Pregnancy, for me, sucks. I hate it. It is my literal Hell. Now true, on average, I haven’t been nearly as aggressive or snide, but I’ve also had more low periods that are hard to get out of. But the dread of another bout of months of sleepless nights, trying to take care of a tiny dictator who will never say thank you (not that my toddler, who can speak, says thank you either) on top of caring for my other tiny dictator and myself- well wouldn’t any sane person want to avoid that? Wouldn’t any sane person want to avoid feeling like a slave to two unforgiving, unrelenting, selfish tyrants? But apparently I’m the crazy one and I should be excited for having two “miracles” in my life.

Now I admit, growing up I wanted kids. But I never wanted to be a stay at home mom. I need social interactions. I need to feel like I am contributing to society and making the world a better place. That’s why I want to teach. Depression and feeling like I can barely take care of myself, let alone keep two tiny humans alive, doesn’t exactly make me feel like I am accomplishing much of anything.

That’s why I’m jealous my husband gets to go to work and do something that has absolutely nothing to do with repeating “We don’t throw hard things,” or “I will give you more once you’ve finished what’s on your tray” all day long. That’s why I’m jealous that even though we’re both parents- he’s the one with the degree. He has all the doors open to him- grad school, job opportunities, etc. While I feel chained to a job I didn’t want, but can’t leave.

To put it simply, to me, everyone is a demigod on their heroic epic journey filled with monsters and triumphs- and I am the cursed titan Sisyphus who gets to roll a giant rock up the hill, only for it to fall back to the base again for all eternity.  

Right now, I’m miserable enough with this pregnancy but I’m not looking forward to having a newborn, so my first instinct is to just avoid thinking about it at all and thus bake until all the flour and sugar is gone. But baking doesn’t remove the baby from my uterus, or whisk away the monotony of caring for a toddler. Baking, though satisfying, sadly, does not do anything more than having something for me to snack on while I sit here and panic and desperately wish to run away and start life somewhere else. A life where I can be free, without kids and without the expectations to just “suck it up” and face the consequences of being a female with efficient reproductive organs.
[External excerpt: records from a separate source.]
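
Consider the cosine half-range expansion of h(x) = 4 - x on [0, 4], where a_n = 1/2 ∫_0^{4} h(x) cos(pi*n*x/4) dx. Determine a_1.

16/pi**2

a_1 = 1/2 ∫_0^{4} (4 - x) cos(pi*x/4) dx.
Integrating by parts (boundary term plus one more integral), an antiderivative of (4 - x) cos(pi*x/4) is -4*x*sin(pi*x/4)/pi + 16*sin(pi*x/4)/pi - 16*cos(pi*x/4)/pi**2; evaluating from 0 to 4: ∫_{0}^{4} (4 - x) cos(pi*x/4) dx = (16/pi**2) - (-16/pi**2) = 32/pi**2.
Hence a_1 = (1/2)·(32/pi**2) = 16/pi**2.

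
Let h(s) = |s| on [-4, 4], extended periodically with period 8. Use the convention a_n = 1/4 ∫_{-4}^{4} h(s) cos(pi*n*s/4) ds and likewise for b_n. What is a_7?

-16/(49*pi**2)

a_7 = 1/4 ∫_{-4}^{4} h(s) cos(7*pi*s/4) ds.
h is even and cos(7*pi*s/4) is even, so the integrand is even and a_7 = 1/2 ∫_0^{4} h(s) cos(7*pi*s/4) ds.
Integrating by parts (boundary term plus one more integral), an antiderivative of (s) cos(7*pi*s/4) is 4*s*sin(7*pi*s/4)/(7*pi) + 16*cos(7*pi*s/4)/(49*pi**2); evaluating from 0 to 4: ∫_{0}^{4} (s) cos(7*pi*s/4) ds = (-16/(49*pi**2)) - (16/(49*pi**2)) = -32/(49*pi**2).
Hence a_7 = (1/2)·(-32/(49*pi**2)) = -16/(49*pi**2).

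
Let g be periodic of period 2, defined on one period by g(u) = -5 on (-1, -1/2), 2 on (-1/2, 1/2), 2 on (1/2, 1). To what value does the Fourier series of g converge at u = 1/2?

g is continuous at u = 1/2 with value 2, so the series converges to 2 there.

2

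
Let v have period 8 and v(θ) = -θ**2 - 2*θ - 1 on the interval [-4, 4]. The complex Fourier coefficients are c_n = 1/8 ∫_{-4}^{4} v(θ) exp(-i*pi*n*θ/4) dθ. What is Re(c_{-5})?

Since v is real-valued, Re(c_{-5}) = 1/8 ∫_{-4}^{4} v(θ) cos(-5*pi*θ/4) dθ = a_{5}/2.
Integrating by parts twice (tabular method), an antiderivative of (-θ**2 - 2*θ - 1) cos(-5*pi*θ/4) is -4*θ**2*sin(5*pi*θ/4)/(5*pi) - 8*θ*sin(5*pi*θ/4)/(5*pi) - 32*θ*cos(5*pi*θ/4)/(25*pi**2) - 4*sin(5*pi*θ/4)/(5*pi) + 128*sin(5*pi*θ/4)/(125*pi**3) - 32*cos(5*pi*θ/4)/(25*pi**2); evaluating from -4 to 4: ∫_{-4}^{4} (-θ**2 - 2*θ - 1) cos(-5*pi*θ/4) dθ = (32/(5*pi**2)) - (-96/(25*pi**2)) = 256/(25*pi**2).
Hence Re(c_{-5}) = (1/8)·(256/(25*pi**2)) = 32/(25*pi**2).

32/(25*pi**2)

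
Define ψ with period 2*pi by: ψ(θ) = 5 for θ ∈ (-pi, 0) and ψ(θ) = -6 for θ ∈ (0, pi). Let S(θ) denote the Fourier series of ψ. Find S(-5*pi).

θ = -5*pi differs from θ = -pi by -2 full period(s), and the series is 2*pi-periodic.
At θ = -pi the one-sided limits are ψ(-pi^-) = -6 and ψ(-pi^+) = 5.
By Dirichlet's theorem the series converges to their average, [(-6) + (5)]/2 = -1/2.

-1/2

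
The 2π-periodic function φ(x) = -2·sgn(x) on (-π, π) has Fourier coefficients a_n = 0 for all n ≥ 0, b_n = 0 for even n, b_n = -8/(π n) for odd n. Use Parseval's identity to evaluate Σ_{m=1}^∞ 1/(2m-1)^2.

Parseval: Σ b_n^2 = (1/π) ∫_{-π}^{π} φ(x)^2 dx = 8.
Only odd n contribute, with b_n^2 = 64/(π^2 n^2), so Σ_{m≥1} 1/(2m-1)^2 = π^2·(8)/64 = pi**2/8.

pi**2/8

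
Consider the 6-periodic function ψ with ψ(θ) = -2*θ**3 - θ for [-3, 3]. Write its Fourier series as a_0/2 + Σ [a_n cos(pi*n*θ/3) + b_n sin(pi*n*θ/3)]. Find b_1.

b_1 = 1/3 ∫_{-3}^{3} ψ(θ) sin(pi*θ/3) dθ.
ψ is odd and sin(pi*θ/3) is odd, so the integrand is even and b_1 = 2/3 ∫_0^{3} ψ(θ) sin(pi*θ/3) dθ.
Integrating by parts three times (tabular method), an antiderivative of (-2*θ**3 - θ) sin(pi*θ/3) is 6*θ**3*cos(pi*θ/3)/pi - 54*θ**2*sin(pi*θ/3)/pi**2 - 324*θ*cos(pi*θ/3)/pi**3 + 3*θ*cos(pi*θ/3)/pi - 9*sin(pi*θ/3)/pi**2 + 972*sin(pi*θ/3)/pi**4; evaluating from 0 to 3: ∫_{0}^{3} (-2*θ**3 - θ) sin(pi*θ/3) dθ = (-171/pi + 972/pi**3) - (0) = -171/pi + 972/pi**3.
Hence b_1 = (2/3)·(-171/pi + 972/pi**3) = -114/pi + 648/pi**3.

-114/pi + 648/pi**3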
I’ve been living with the guilt of not having better birth control since I took the pregnancy test. I live with the guilt of bringing my first tiny human into the world only for me and him to be burden because my mind decided that it doesn’t know how to cope anymore. I am ashamed that I don’t have the energy or the will to be the kind of mom I wanted to be and instead am a mom who does the bare minimum because that’s all I can do.

But sadly, I can’t run away. One, I’d stick out because I am still unabashedly pregnant. And two, I know that leaving isn’t the answer, no matter what my emotional logic says. As a wise baboon once said, “yes the past can hurt. But you can either run from it, or learn from it.” I will be completely honest and tell you I have no idea what good I’ve learned from two miserable pregnancies and facing the realities of depression. My first thoughts are all along the lines of “Don’t have kids, ever”, “set aside money for a really great nanny if the first lesson didn’t stick”, and “be prepared for isolation unlike anything you’ve ever experienced.”


I don’t really have a positive note to end on, mostly because I don’t know how this chapter in my story ends. I don’t know if having a baby will switch my hormones and what's wrong will be fixed. I don’t know if I’ll sink lower and have another stay in the loony bin. I don’t know if I’ll find joy or if all of my fears will come true. Whatever happens, I’m still doing my best to avoid it because I still can’t shake this gut instinct to bake every single recipe on my Pinterest board. I guess the one positive is that baking isn't usually a cause of concern for those with mental health issues.